Patients at the High Court, many of whom had confronted Whittington board members during the monthly board meeting earlier this month, cautiously welcomed the result.
A spokesman from Whittington Health said: “At a hearing today, the Court approved an arrangement agreed between the Trust and the representatives acting for the Claimant.
“In advance of the case today, we agreed with Professor Malone-Lee a new framework for treating patients at the Lower Urinary Tract Service (LUTS) and are working to reinstate the clinic as soon as possible.

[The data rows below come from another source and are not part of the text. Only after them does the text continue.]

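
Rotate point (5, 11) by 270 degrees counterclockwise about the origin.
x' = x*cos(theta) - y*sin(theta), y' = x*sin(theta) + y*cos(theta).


cos(270) = 0, sin(270) = -1
x' = 5*0 - 11*(-1) = 11
y' = 5*(-1) + 11*0 = -5

(11, -5)


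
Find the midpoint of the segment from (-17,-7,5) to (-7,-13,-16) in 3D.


Mx = (-17- 7)/2 = -12.0000
My = (-7- 13)/2 = -10.0000
Mz = (5- 16)/2 = -5.5000

M = (-12.0000, -10.0000, -5.5000)


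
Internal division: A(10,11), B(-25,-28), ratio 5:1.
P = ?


Px = (5*(-25) + 1*10)/6 = -115/6 = -19.1667
Py = (5*(-28) + 1*11)/6 = -129/6 = -21.5000

P = (-19.1667, -21.5000)


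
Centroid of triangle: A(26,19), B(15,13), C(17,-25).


Gx = (26+15+17)/3 = 58/3 = 19.3333
Gy = (19+13- 25)/3 = 7/3 = 2.3333

G = (19.3333, 2.3333)


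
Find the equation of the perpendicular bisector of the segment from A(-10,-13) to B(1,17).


Midpoint = (-4.5, 2)
Slope of AB = dy/dx = 30/11 = 2.7273
Perp slope = -dx/dy = -11/30 = -0.3667
b = My - (perp slope)*Mx = 2 + (11*(-4.5))/30 = 2 - 1.6500 = 0.3500

y = -0.3667x + 0.3500


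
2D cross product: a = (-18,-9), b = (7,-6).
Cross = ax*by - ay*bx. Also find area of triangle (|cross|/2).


cross = -18*(-6) + 9*7 = 108 + 63 = 171
Triangle area = |171|/2 = 171/2 = 85.5000

cross = 171, triangle area = 85.5000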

“Following an alert about a safety incident, and in order to protect patient safety the outpatient clinic that was being held at Hornsey Central Neighbourhood Health Centre was suspended. The clinic provided the LUTS.
“This change was necessary because of concerns about possible risks to the health of patients associated with some of the antibiotic prescriptions and potential long-term severe organ damage.
“We recognise that this has been a particularly difficult time for patients and their families and would like to apologise for any distress this suspension has caused.
“We would like to reassure patients and their families that delivering good, safe care remains our first priority and we will continue to work closely with Professor Malone-Lee to deliver the service.”